God, you see, isn’t content to just leave things at “I choose not to punish you.” As mind-blowingly generous as that is, it doesn’t go far enough for God. What he desires with all his heart is for our broken relationship with him to be healed. He wants us to be able to love him instead of fearing him. He wants us to come running when he calls rather than fleeing. He wants us to know him as “Daddy” rather than as judge, jury and executioner. He wants us to be reconciled to him.

Well, that’s a tall order. If that’s what God’s after, he’s got a lot of work ahead of him, because in order to do all that, he’s going to have to change our hearts.
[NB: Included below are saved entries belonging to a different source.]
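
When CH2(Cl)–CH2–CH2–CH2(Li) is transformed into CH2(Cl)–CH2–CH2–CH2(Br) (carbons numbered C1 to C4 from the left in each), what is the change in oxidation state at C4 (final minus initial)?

+2

Before: C4 has 1 bond to C, 2 bonds to H, 1 bond to Li → oxidation state -3.
After: C4 has 1 bond to C, 2 bonds to H, 1 bond to Br → oxidation state -1.
Δ = -1 − (-3) = +2, so this is an oxidation at C4.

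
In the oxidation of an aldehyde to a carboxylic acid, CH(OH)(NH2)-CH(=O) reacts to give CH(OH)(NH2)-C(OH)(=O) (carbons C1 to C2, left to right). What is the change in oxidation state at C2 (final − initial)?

Before: C2 has 1 bond to C, 1 bond to H, 2 bonds to O → oxidation state +1.
After: C2 has 1 bond to C, 3 bonds to O → oxidation state +3.
Δ = +3 − (+1) = +2, so this is an oxidation at C2.

+2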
We’re all cons, hardened criminals, and just because God’s chosen to let us off easy doesn’t mean we’re going to see him in a different light. Not with these hearts. Without a new heart, reconciliation with God just isn’t very likely for us.

And that’s what brings us back to that man, that cross, that empty tomb two thousand years ago. Because, as Paul teaches us, everything old died on that cross with Jesus. Everything! Our old hearts, our old habits, our old lusts – all of them died with him that day. And on the very first Easter, God did something we never would have expected: He began making everything that had died new again, starting with his very own Son Jesus. On Good Friday the work of forgiveness was complete; by Easter Sunday the work of reconciliation had begun.

That reconciliation continues to this day, because God is still remaking and renewing all things. He’s not done yet. His new creation won’t be finished until the new heaven and the new earth come, and the risen Lord Jesus rules over them both. Until that day when God’s new creation in Christ is finally completed, we are works in progress. Some days reconciliation will indeed rule our hearts, mending the fences so that we approach God in wonder and love. At other moments our dead and dying criminal hearts will harden us against God’s approaches, and our separation from him will be all the more painful now that we know what it’s like to call him “Daddy” and mean it.

But the die has been cast. The decision has been made. On Calvary the old things, all of them, were put to death along with Jesus in God’s great act of forgiveness. And at the empty tomb, the new creation began – and someday soon God’s great work of reconciliation will be complete.

May our hearts be ever more and more reconciled to God, so that we might be made completely new by the day of Jesus Christ. Amen.